The amount of people in the United Kingdom that pay rent on their accommodation stands at about 10 million, roughly double the amount since year 2000.
Approximately 17 percent of the UK’s households rent from the private sector, an increase from the 8 percent level through much of the 1990s.In London, the proportion of the population that rent privately has more than doubled from below 10 percent in 2001 to over 20 percent in 2011.
The increase in private renting has accelerated since the start of the financial crisis in 2008, and some experts now think that the pattern will continue to rise in the future due to housing shortages and the mortgage drought and rising costs.

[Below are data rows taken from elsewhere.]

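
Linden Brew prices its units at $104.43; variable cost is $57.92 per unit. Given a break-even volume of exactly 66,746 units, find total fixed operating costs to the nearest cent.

$3,104,356.46

Each unit contributes $104.43 − $57.92 = $46.51.
Since BE = FC / CM, FC = 66,746 × $46.51 = $3,104,356.46.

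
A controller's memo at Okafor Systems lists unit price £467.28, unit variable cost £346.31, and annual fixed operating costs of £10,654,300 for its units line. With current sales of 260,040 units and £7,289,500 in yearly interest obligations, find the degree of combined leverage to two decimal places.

2.33

Contribution at this volume is 260,040 × £120.97 = £31,457,038.80.
EBIT = £31,457,038.80 − £10,654,300 = £20,802,738.80. Interest = £7,289,500.00, so EBIT − I = £13,513,238.80.
Degree of total leverage = total CM / (EBIT − interest) = £31,457,038.80 / £13,513,238.80 = 2.3279.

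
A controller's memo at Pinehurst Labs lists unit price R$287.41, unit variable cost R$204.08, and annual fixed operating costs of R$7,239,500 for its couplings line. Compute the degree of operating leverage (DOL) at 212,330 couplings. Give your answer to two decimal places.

1.69

At 212,330 units, contribution = 212,330 × R$83.33 = R$17,693,458.90.
Subtracting fixed costs: EBIT = R$17,693,458.90 − R$7,239,500 = R$10,453,958.90.
DOL = contribution ÷ EBIT = R$17,693,458.90 ÷ R$10,453,958.90 = 1.6925.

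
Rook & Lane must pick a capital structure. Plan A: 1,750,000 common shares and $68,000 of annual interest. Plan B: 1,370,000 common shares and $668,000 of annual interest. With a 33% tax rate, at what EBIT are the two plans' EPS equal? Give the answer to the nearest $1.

$2,831,158

Set EPS_A = EPS_B: (EBIT − $68,000)(1 − 0.33) ÷ 1,750,000 = (EBIT − $668,000)(1 − 0.33) ÷ 1,370,000.
The (1 − t) factor cancels: (EBIT − 68,000) × 1,370,000 = (EBIT − 668,000) × 1,750,000.
EBIT × (1,750,000 − 1,370,000) = 668,000 × 1,750,000 − 68,000 × 1,370,000 = 1,075,840,000,000, so EBIT = 1,075,840,000,000 ÷ 380,000 = 2,831,157.89.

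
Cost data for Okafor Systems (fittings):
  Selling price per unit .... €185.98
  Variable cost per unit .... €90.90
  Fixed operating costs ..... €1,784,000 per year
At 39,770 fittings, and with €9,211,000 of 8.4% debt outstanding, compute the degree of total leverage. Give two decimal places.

Total contribution margin = 39,770 × €95.08 = €3,781,331.60.
Operating income = contribution − fixed costs = €3,781,331.60 − €1,784,000 = €1,997,331.60. Interest = €773,724.00, so EBIT − I = €1,223,607.60.
Degree of total leverage = total CM / (EBIT − interest) = €3,781,331.60 / €1,223,607.60 = 3.0903.

3.09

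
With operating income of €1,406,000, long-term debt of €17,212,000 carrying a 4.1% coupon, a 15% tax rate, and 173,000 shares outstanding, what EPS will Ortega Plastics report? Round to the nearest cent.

Pre-tax income = €1,406,000 − €705,692.00 = €700,308.00.
After tax at 15%: net income = €700,308.00 × 0.85 = €595,261.80.
EPS = €595,261.80 ÷ 173,000 = €3.44.

€3.44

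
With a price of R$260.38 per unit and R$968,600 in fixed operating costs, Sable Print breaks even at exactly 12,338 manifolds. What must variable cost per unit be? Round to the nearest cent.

At break-even, FC = Q × (P − VC), so P − VC = R$968,600 ÷ 12,338 = R$78.5054.
Variable cost per unit = R$260.38 − R$78.5054 = R$181.87.

R$181.87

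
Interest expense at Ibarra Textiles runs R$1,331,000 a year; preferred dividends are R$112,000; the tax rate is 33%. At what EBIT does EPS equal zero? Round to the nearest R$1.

R$1,498,164

Grossing the preferred dividend up to pre-tax terms: R$112,000 / (1 − 0.33) = R$167,164.18.
EPS = 0 when EBIT covers interest plus the pre-tax preferred burden: R$1,331,000 + R$167,164.18 = R$1,498,164.18.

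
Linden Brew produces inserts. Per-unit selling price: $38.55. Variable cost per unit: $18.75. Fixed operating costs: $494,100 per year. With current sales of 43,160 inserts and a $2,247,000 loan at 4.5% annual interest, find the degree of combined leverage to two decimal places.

3.29

At 43,160 units, contribution = 43,160 × $19.80 = $854,568.00.
Subtracting fixed costs: EBIT = $854,568.00 − $494,100 = $360,468.00. Interest = $101,115.00, so EBIT − I = $259,353.00.
DCL = contribution ÷ (EBIT − I) = $854,568.00 ÷ $259,353.00 = 3.2950.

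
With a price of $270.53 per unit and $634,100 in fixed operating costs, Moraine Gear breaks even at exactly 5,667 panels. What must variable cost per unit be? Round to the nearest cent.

$158.64

At break-even, FC = Q × (P − VC), so P − VC = $634,100 ÷ 5,667 = $111.8934.
Variable cost per unit = $270.53 − $111.8934 = $158.64.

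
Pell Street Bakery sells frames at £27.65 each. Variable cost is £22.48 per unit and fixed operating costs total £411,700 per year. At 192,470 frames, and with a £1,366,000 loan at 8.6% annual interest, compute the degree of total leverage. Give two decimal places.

Contribution at this volume is 192,470 × £5.17 = £995,069.90.
EBIT = £995,069.90 − £411,700 = £583,369.90. Interest = £117,476.00.
DOL = £995,069.90 ÷ £583,369.90 = 1.7057; DFL = £583,369.90 ÷ £465,893.90 = 1.2522.
Combined leverage = 1.7057 × 1.2522 = 2.1359.

2.14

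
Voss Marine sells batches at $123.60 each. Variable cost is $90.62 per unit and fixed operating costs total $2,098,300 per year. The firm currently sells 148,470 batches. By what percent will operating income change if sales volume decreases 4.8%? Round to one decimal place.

Contribution at this volume is 148,470 × $32.98 = $4,896,540.60.
Subtracting fixed costs: EBIT = $4,896,540.60 − $2,098,300 = $2,798,240.60.
So DOL = total CM / EBIT = $4,896,540.60 / $2,798,240.60 = 1.7499.
Operating income changes by 1.7499 × -4.8% = -8.4%.

-8.4%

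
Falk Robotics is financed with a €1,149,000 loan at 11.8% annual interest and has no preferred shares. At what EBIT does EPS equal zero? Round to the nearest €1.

Annual interest = 11.8% × €1,149,000 = €135,582.00.
Without preferred stock the financial break-even is simply EBIT = interest = €135,582.00.

€135,582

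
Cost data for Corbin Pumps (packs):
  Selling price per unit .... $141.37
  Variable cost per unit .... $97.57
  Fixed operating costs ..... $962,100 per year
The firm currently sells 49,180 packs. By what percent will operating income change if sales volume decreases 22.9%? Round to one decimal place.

-41.4%

At 49,180 units, contribution = 49,180 × $43.80 = $2,154,084.00.
Subtracting fixed costs: EBIT = $2,154,084.00 − $962,100 = $1,191,984.00.
So DOL = total CM / EBIT = $2,154,084.00 / $1,191,984.00 = 1.8071.
%ΔEBIT = DOL × %ΔSales = 1.8071 × -22.9% = -41.4%.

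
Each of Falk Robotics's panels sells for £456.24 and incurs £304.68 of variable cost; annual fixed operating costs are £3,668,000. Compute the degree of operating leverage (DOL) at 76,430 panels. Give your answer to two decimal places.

1.46

Total contribution margin = 76,430 × £151.56 = £11,583,730.80.
Operating income = contribution − fixed costs = £11,583,730.80 − £3,668,000 = £7,915,730.80.
DOL = contribution ÷ EBIT = £11,583,730.80 ÷ £7,915,730.80 = 1.4634.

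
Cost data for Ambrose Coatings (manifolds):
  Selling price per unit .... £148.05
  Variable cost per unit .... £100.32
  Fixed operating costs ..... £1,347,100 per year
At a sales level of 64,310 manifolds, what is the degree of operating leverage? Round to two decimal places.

At 64,310 units, contribution = 64,310 × £47.73 = £3,069,516.30.
EBIT = £3,069,516.30 − £1,347,100 = £1,722,416.30.
Degree of operating leverage = £3,069,516.30 / £1,722,416.30 = 1.7821.

1.78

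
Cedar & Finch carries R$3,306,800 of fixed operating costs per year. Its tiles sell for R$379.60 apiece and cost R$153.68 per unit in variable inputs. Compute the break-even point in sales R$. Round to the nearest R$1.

R$5,556,220

Contribution margin per unit = R$379.60 − R$153.68 = R$225.92, a CM ratio of R$225.92 ÷ R$379.60 = 0.5952.
Break-even revenue = fixed costs × price ÷ CM = R$3,306,800 × R$379.60 ÷ R$225.92 = R$5,556,220.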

This reflects a reversal in the trend of home ownership, which hit a peak of 69 percent of all UK households in 2001, but has currently dropped to below 65 percent.
The average household debt in Britain stands at £54,000, nearly twice the level seen a decade ago, according to a study by the Center for Social Justice (CSJ).

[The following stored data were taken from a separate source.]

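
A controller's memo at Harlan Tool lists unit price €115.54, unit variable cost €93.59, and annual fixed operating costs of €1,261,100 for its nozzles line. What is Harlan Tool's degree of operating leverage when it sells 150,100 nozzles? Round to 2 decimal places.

1.62

Total contribution margin = 150,100 × €21.95 = €3,294,695.00.
Operating income = contribution − fixed costs = €3,294,695.00 − €1,261,100 = €2,033,595.00.
Degree of operating leverage = €3,294,695.00 / €2,033,595.00 = 1.6201.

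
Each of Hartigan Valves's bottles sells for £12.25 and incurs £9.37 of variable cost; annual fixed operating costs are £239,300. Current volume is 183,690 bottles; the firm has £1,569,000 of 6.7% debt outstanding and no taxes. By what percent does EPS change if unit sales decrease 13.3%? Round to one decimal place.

At 183,690 units, contribution = 183,690 × £2.88 = £529,027.20.
Operating income = contribution − fixed costs = £529,027.20 − £239,300 = £289,727.20.
After interest of £105,123.00, pre-tax earnings = £184,604.20.
Degree of combined leverage = contribution ÷ (EBIT − I) = £529,027.20 ÷ £184,604.20 = 2.8657.
%ΔEPS = DCL × %ΔSales = 2.8657 × -13.3% = -38.1%.

-38.1%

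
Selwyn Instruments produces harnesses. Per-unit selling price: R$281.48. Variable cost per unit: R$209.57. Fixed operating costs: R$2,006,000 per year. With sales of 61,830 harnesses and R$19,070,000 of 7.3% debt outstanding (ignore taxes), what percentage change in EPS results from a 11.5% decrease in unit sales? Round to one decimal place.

-48.8%

Total contribution margin = 61,830 × R$71.91 = R$4,446,195.30.
Subtracting fixed costs: EBIT = R$4,446,195.30 − R$2,006,000 = R$2,440,195.30.
After interest of R$1,392,110.00, pre-tax earnings = R$1,048,085.30.
DCL = total CM / (EBIT − I) = R$4,446,195.30 / R$1,048,085.30 = 4.2422.
%ΔEPS = DCL × %ΔSales = 4.2422 × -11.5% = -48.8%.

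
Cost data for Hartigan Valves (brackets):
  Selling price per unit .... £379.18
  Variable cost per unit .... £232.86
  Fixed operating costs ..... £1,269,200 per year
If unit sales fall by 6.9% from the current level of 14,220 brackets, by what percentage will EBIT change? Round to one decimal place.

-17.7%

Contribution at this volume is 14,220 × £146.32 = £2,080,670.40.
Subtracting fixed costs: EBIT = £2,080,670.40 − £1,269,200 = £811,470.40.
Degree of operating leverage = £2,080,670.40 / £811,470.40 = 2.5641.
So EBIT moves 2.5641 × (-6.9%) = -17.7%.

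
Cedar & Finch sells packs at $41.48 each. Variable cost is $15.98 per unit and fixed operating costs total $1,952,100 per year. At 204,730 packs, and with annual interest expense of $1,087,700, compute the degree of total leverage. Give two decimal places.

Total contribution margin = 204,730 × $25.50 = $5,220,615.00.
Subtracting fixed costs: EBIT = $5,220,615.00 − $1,952,100 = $3,268,515.00. Interest = $1,087,700.00, so EBIT − I = $2,180,815.00.
Degree of total leverage = total CM / (EBIT − interest) = $5,220,615.00 / $2,180,815.00 = 2.3939.

2.39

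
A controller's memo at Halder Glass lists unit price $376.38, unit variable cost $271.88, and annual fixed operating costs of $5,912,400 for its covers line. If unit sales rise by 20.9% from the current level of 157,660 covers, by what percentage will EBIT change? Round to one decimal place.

Total contribution margin = 157,660 × $104.50 = $16,475,470.00.
Subtracting fixed costs: EBIT = $16,475,470.00 − $5,912,400 = $10,563,070.00.
So DOL = total CM / EBIT = $16,475,470.00 / $10,563,070.00 = 1.5597.
So EBIT moves 1.5597 × (+20.9%) = +32.6%.

+32.6%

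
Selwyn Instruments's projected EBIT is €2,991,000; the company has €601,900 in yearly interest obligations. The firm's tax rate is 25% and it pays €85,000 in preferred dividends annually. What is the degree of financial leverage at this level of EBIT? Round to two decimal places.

Interest = €601,900.00.
Pre-tax preferred-dividend burden = €85,000 ÷ (1 − 0.25) = €113,333.33.
DFL = EBIT ÷ [EBIT − I − D_p/(1−t)] = €2,991,000 ÷ [€2,991,000 − €601,900.00 − €113,333.33] = €2,991,000 ÷ €2,275,766.67 = 1.3143.

1.31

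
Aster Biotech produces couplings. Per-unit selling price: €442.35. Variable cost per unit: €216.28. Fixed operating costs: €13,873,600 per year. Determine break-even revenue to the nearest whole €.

CM per unit = €442.35 − €216.28 = €226.07; CM ratio = €226.07 / €442.35 = 0.5111.
Break-even sales = FC ÷ CM ratio = €13,873,600 × €442.35 / €226.07 = €27,146,401.

€27,146,401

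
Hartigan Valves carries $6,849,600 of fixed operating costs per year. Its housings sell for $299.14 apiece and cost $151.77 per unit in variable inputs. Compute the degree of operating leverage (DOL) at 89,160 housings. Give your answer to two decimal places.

Total contribution margin = 89,160 × $147.37 = $13,139,509.20.
EBIT = $13,139,509.20 − $6,849,600 = $6,289,909.20.
Degree of operating leverage = $13,139,509.20 / $6,289,909.20 = 2.0890.

2.09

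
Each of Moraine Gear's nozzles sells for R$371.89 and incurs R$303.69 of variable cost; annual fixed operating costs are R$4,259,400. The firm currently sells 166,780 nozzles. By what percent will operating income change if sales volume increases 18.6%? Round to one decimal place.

At 166,780 units, contribution = 166,780 × R$68.20 = R$11,374,396.00.
Subtracting fixed costs: EBIT = R$11,374,396.00 − R$4,259,400 = R$7,114,996.00.
So DOL = total CM / EBIT = R$11,374,396.00 / R$7,114,996.00 = 1.5987.
Operating income changes by 1.5987 × +18.6% = +29.7%.

+29.7%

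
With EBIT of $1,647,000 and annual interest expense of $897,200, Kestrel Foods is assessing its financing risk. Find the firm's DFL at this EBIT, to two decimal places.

2.20

Interest = $897,200.00.
Degree of financial leverage = EBIT / (EBIT − interest) = $1,647,000 / $749,800.00 = 2.1966.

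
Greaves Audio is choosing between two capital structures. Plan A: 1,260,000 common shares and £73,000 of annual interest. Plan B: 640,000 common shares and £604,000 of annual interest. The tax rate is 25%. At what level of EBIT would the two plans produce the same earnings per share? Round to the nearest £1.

Set EPS_A = EPS_B: (EBIT − £73,000)(1 − 0.25) ÷ 1,260,000 = (EBIT − £604,000)(1 − 0.25) ÷ 640,000.
The (1 − t) factor cancels: (EBIT − 73,000) × 640,000 = (EBIT − 604,000) × 1,260,000.
Solving, EBIT = (604,000·1,260,000 − 73,000·640,000) / (1,260,000 − 640,000) = 714,320,000,000 / 620,000 = 1,152,129.03.

£1,152,129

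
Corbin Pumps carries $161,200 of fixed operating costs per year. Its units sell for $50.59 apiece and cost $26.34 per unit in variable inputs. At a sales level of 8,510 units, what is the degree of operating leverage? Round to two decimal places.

Total contribution margin = 8,510 × $24.25 = $206,367.50.
EBIT = $206,367.50 − $161,200 = $45,167.50.
So DOL = total CM / EBIT = $206,367.50 / $45,167.50 = 4.5689.

4.57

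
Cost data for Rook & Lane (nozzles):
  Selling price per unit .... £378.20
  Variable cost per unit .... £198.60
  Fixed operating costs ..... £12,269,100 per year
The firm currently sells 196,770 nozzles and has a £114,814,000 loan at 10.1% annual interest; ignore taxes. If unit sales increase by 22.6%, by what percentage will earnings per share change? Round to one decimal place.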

The CSJ also found that about 3.9 million British families lack enough savings to cover their mortgage or rent for more than a month.

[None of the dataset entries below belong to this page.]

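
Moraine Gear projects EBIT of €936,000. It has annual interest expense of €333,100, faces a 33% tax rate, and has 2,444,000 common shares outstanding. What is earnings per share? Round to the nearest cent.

€0.17

Pre-tax income = €936,000 − €333,100.00 = €602,900.00.
After tax at 33%: net income = €602,900.00 × 0.67 = €403,943.00.
Per share: €403,943.00 / 2,444,000 shares = €0.17.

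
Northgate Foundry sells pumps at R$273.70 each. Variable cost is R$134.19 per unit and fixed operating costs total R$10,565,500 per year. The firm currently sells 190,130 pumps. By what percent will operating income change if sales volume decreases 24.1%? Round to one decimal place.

-40.1%

At 190,130 units, contribution = 190,130 × R$139.51 = R$26,525,036.30.
Subtracting fixed costs: EBIT = R$26,525,036.30 − R$10,565,500 = R$15,959,536.30.
Degree of operating leverage = R$26,525,036.30 / R$15,959,536.30 = 1.6620.
%ΔEBIT = DOL × %ΔSales = 1.6620 × -24.1% = -40.1%.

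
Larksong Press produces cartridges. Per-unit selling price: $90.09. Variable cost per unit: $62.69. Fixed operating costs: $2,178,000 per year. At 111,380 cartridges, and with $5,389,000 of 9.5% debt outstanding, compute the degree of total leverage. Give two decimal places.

Total contribution margin = 111,380 × $27.40 = $3,051,812.00.
Subtracting fixed costs: EBIT = $3,051,812.00 − $2,178,000 = $873,812.00. Interest = $511,955.00.
DOL = $3,051,812.00 ÷ $873,812.00 = 3.4925; DFL = $873,812.00 ÷ $361,857.00 = 2.4148.
DCL = DOL × DFL = 3.4925 × 2.4148 = 8.4337.

8.43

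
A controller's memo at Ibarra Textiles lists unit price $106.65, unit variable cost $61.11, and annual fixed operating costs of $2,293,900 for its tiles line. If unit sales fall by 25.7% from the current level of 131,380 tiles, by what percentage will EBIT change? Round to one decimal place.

-41.7%

At 131,380 units, contribution = 131,380 × $45.54 = $5,983,045.20.
EBIT = $5,983,045.20 − $2,293,900 = $3,689,145.20.
So DOL = total CM / EBIT = $5,983,045.20 / $3,689,145.20 = 1.6218.
So EBIT moves 1.6218 × (-25.7%) = -41.7%.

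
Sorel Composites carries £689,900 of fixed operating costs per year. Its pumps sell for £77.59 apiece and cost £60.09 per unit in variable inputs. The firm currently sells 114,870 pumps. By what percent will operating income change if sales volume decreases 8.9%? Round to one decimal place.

-13.6%

Total contribution margin = 114,870 × £17.50 = £2,010,225.00.
Operating income = contribution − fixed costs = £2,010,225.00 − £689,900 = £1,320,325.00.
Degree of operating leverage = £2,010,225.00 / £1,320,325.00 = 1.5225.
%ΔEBIT = DOL × %ΔSales = 1.5225 × -8.9% = -13.6%.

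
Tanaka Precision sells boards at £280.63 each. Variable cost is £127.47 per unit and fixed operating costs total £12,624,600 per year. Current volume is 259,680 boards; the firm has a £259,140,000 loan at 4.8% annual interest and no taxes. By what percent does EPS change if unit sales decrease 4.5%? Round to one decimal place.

-12.2%

At 259,680 units, contribution = 259,680 × £153.16 = £39,772,588.80.
Operating income = contribution − fixed costs = £39,772,588.80 − £12,624,600 = £27,147,988.80.
Interest = £12,438,720.00, so EBIT − I = £14,709,268.80.
DCL = total CM / (EBIT − I) = £39,772,588.80 / £14,709,268.80 = 2.7039.
EPS therefore changes by 2.7039 × (-4.5%) = -12.2%.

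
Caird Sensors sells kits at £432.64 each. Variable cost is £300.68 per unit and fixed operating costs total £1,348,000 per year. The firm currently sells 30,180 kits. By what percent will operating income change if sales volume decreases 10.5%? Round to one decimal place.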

It has been revealed that over 5,000 households are losing their homes every year because they cannot make their payments.
The news about soaring UK personal debt comes as Britons are struggling to cope with the ever rising cost of living.
The total personal debt in Britain has reached £1.43 trillion, almost as high as the country’s national economic output.
The government is spending £24 billion of taxpayers money on housing benefit most of which is going to landlords rather than towards building much needed homes. This is such a huge economic and social striking plaster and in no way a solution.
England’s distorted economic recovery is pushing an extra 310 working people a day on to housing benefit, and the rising rents in growth areas such as London are pushing more and more working people over the edge, forcing one working person every five minutes to turn to the Government for housing benefit to keep the roof over their heads. While the housing market in areas of growth is overheating, the story is very different in many other parts of England where green shoots are nowhere to be seen. High unemployment and low wages means families are desperately struggling to make ends meet.
I end this post with some real home truths, truths that should bring home the reality of what is going on in Britain today of a government who are following and implementing a very right wing ideological agenda which only Thatcher would be proud of if only she could crawl out of hell’s blast furnace.
The Bedroom Tax
Two thirds of households affected by the bedroom tax cannot find the money to pay their rents and 66% of residents in social housing hit by the tax are in rent arrears.
More than one in seven households (15%) received an eviction risk letter by October 2013 are were in real danger of losing their homes.
Waiting list and Numbers
4.5 million people are on a waiting list for social housing in England.
1.8 million families are on a waiting list for social housing in England.
48,510 and rising is the number of registered homeless families in England.
65% increase in private sector rents since 2001.
Increase in average earnings 35% since 2001
29 is now the average age of a first time buyer and 37 with the helping hand of parents.
2.5 billion is the estimated annual health costs of poor housing.